Knit Caps, Muffins, Bright Yellow Balls
I don’t want to write today because I am sad and I feel like I’ve been writing sad for a few days now and getting fewer and fewer “likes” and even though I’m not in it for the likes it’s tough to keep going. I don’t like myself sad. I’d rather be inspiring, or at least provocative, or interesting, but these days I feel like I’m just a yucky down downer. The only thing worse than being a yucky down downer is being a fake and a phony. So I’m not gonna sugarcoat dish out some cute Ax story today. Though that stuff is true it's not the headline. I’m not going to be a phony and bury the lead. The lead is: I don’t know how to dive when the waves get big. Or maybe I do but I’m scared to try. So there’s a big wave upon me – a thing that is happening that feels big to me – and I’m getting smacked around. I have enough consciousness to know it. And it sucks. A lot.
A friend of mine suggested I’d feel better if I started a business selling knit caps made by people from countries that need real help. She is probably right. I could distract myself with so many things until I die.
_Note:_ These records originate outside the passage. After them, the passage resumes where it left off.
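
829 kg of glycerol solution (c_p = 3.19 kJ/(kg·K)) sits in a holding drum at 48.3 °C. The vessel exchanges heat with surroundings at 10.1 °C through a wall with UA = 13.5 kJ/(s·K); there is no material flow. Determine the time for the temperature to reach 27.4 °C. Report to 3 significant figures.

M c_p dT/dt = −UA(T − T_amb).
τ = M c_p/UA = 195.89 s; T_ss = T_amb = 10.100 °C.
T(t) = T_ss + (T₀ − T_ss)e^(−t/τ); set T = 27.4:
t = −τ ln[(T − T_ss)/(T₀ − T_ss)] = −195.89 · ln(0.45288) = 155.17 s.

155 s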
Knit caps, muffins, tennis. But there’s this wave coming at me today and I think I need to dive into that rather than run to other stuff. I think.
I have everything I want on my plate as it is. I don’t want new stuff I just want this thing to not interfere with what I already have. I want to eat what’s on my plate right now in peace, undisturbed, and not go for seconds or fill up with new stuff. I want to keep going. It literally hurts sometimes to simply stay the course.
No new business, no big transactions, no cannon balls. Clean house, pay bills, love family, love friends, tend body, mind, spirit as best I can. Dive through the waves knowing they will pass. It’s a plenty big list. It’s enough for me right now. Ok, I’m gonna keep going. Thanks for listening.